Poverty, White Women, and Death - Bernie fails at complex issues Part 2

“If you are born in Baltimore’s poorest neighborhood, your life expectancy is almost 20 years shorter than if you’re born in its wealthiest neighborhood,” the senator from Vermont said, adding that “15 neighborhoods in Baltimore have lower life expectancies than North Korea. Two of them have a higher infant mortality rate than Palestine's West Bank.”
Hmmm, Bernie again. It's not hard to understand why some Americans are attracted to simplistic answers to complex problems. But let's not be confused by what's going on:

This year Americans in large numbers are angrily buying into the demagoguery of Donald Trump and Bernie Sanders.

And guess what. There does appear to be a serious, long-term death problem related to income and social status developing in this country that isn't something one can easily solve. As reported in The Washington Post there is A new divide in American death that doesn't have the lefty appeal for Bernie to rage about:
White women have been dying prematurely at higher rates since the turn of this century, passing away in their 30s, 40s and 50s in a slow-motion crisis driven by decaying health in small-town America, according to an analysis of national health and mortality statistics by The Washington Post.

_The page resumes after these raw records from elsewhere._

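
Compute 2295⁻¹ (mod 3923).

894

Apply the Euclidean algorithm and back-substitute:
3923 = 1*2295 + 1628
2295 = 1*1628 + 667
1628 = 2*667 + 294
667 = 2*294 + 79
294 = 3*79 + 57
79 = 1*57 + 22
57 = 2*22 + 13
22 = 1*13 + 9
13 = 1*9 + 4
9 = 2*4 + 1
4 = 4*1 + 0
gcd(2295, 3923) = 1, so the inverse exists.
Bézout: 1 = −523*3923 + 894*2295.
So 2295⁻¹ ≡ 894 (mod 3923).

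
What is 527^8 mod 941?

Using repeated squaring:
527^1 ≡ 527 (mod 941)
527^2 ≡ 527^2 = 277729 ≡ 134 (mod 941)
527^4 ≡ 134^2 = 17956 ≡ 77 (mod 941)
527^8 ≡ 77^2 = 5929 ≡ 283 (mod 941)
So 527^8 ≡ 283 (mod 941).

283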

Among African Americans, Hispanics and even the oldest white Americans, death rates have continued to fall. But for white women in what should be the prime of their lives, death rates have spiked upward. In one of the hardest-hit groups — rural white women in their late 40s — the death rate has risen by 30 percent.
This doesn't have the outrage appeal for the left, but...
This reversal may be fueling anger among white voters: The Post last month found a correlation between places with high white death rates and support for GOP presidential candidate Donald Trump.
Bernie did not utter the death sentence phrase when he was campaigning in Iowa or Oklahoma. But in Maryland he was trolling for votes from these Baltimore folks pictured in The Washington Post article which gave us the quote at the top of this post...

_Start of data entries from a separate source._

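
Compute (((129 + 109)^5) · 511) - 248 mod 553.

263

129 + 109 = 238
(238)^5 ≡ 238 (mod 553)
238 · 511 = 121618 ≡ 511 (mod 553)
511 - 248 = 263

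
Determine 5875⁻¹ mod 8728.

4803

8728 = 1×5875 + 2853
5875 = 2×2853 + 169
2853 = 16×169 + 149
169 = 1×149 + 20
149 = 7×20 + 9
20 = 2×9 + 2
9 = 4×2 + 1
2 = 2×1 + 0
gcd(5875, 8728) = 1, so the inverse exists.
Back-substitute for 1:
1 = 1×9 − 4×2
  = −4×20 + 9×9
  = 9×149 − 67×20
  = −67×169 + 76×149
  = 76×2853 − 1283×169
  = −1283×5875 + 2642×2853
  = 2642×8728 − 3925×5875
So 5875⁻¹ ≡ −3925 ≡ 4803 (mod 8728).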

Apparently these folks believe Sanders is going to solve the Baltimore poor-neighborhood-discrepancies-in-life-span problem associated with personal income, neighborhoods in which I assume the people in the picture live. Yeah, right.
"In this country we are going to make profound economic changes. The people on top will not continue to accumulate billions of dollars in personal wealth while children in Baltimore and inner cities in this country go hungry, and have inadequate healthcare and education."
It would be nice if it was that easy.

"Poverty is a death sentence" is the glib statement made by Sanders to lead into an argument that he will reduce the Baltimore death rate among the younger population in those mostly-African-American neighborhoods. 

But the fact is that in the United States the leading causes of death for people under the age of 25 (exclusive of birth related causes) are vehicle accidents, suicide, accidental poisoning (including drug overdoses), and homicide. (For the rest of us, the leading causes are related to our diet, smoking and lack of exercise.)

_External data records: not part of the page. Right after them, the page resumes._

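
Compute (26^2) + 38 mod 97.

(26)^2 ≡ 94 (mod 97)
94 + 38 = 132 ≡ 35 (mod 97)

35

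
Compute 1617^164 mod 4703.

Using repeated squaring:
1617^1 ≡ 1617 (mod 4703)
1617^2 ≡ 1617^2 = 2614689 ≡ 4524 (mod 4703)
1617^4 ≡ 4524^2 = 20466576 ≡ 3823 (mod 4703)
1617^8 ≡ 3823^2 = 14615329 ≡ 3108 (mod 4703)
1617^16 ≡ 3108^2 = 9659664 ≡ 4405 (mod 4703)
1617^32 ≡ 4405^2 = 19404025 ≡ 4150 (mod 4703)
1617^64 ≡ 4150^2 = 17222500 ≡ 114 (mod 4703)
1617^128 ≡ 114^2 = 12996 ≡ 3590 (mod 4703)
1617^164 = 1617^128 × 1617^32 × 1617^4 ≡ 3590 × 4150 × 3823 (mod 4703).
Accumulate the product:
3590 × 4150 = 14898500 ≡ 4099
4099 × 3823 = 15670477 ≡ 81

81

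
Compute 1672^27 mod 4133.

3574

Using repeated squaring:
1672^1 ≡ 1672 (mod 4133)
1672^2 ≡ 1672^2 = 2795584 ≡ 1676 (mod 4133)
1672^4 ≡ 1676^2 = 2808976 ≡ 2669 (mod 4133)
1672^8 ≡ 2669^2 = 7123561 ≡ 2402 (mod 4133)
1672^16 ≡ 2402^2 = 5769604 ≡ 4069 (mod 4133)
1672^27 = 1672^16 * 1672^8 * 1672^2 * 1672^1 ≡ 4069 * 2402 * 1676 * 1672 (mod 4133).
Accumulate the product:
4069 * 2402 = 9773738 ≡ 3326
3326 * 1676 = 5574376 ≡ 3092
3092 * 1672 = 5169824 ≡ 3574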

If Bernie could solve this problem it would be not a day too soon according to this Washington Post chart showing the homicide totals (please note that I did modify the background color for the years of Bill Clinton's Presidency):

Bernie's been in Congress for 25 years now. And yet we read this...
Sanders has continued to talk on the campaign trail about his astonishment at the conditions he saw, including many boarded-up homes and a lack of banks and grocery stores.
Where's he been the last 25 years? Has he ever been in Detroit??? I thought he won Michigan.

Oh, right. He won lefty white Michigan, not Detroit or Flint.

Populist demagoguery is a rich American tradition. This year we have both Sanders and Trump.

What's disheartening is that the demagogues themselves always believe the claptrap coming out of their mouths precisely because its simplistic - from and for simpletons.

Death rates growing higher is not a simplistic problem, whether its among white middle-aged women in rural America or black youth in the inner cities.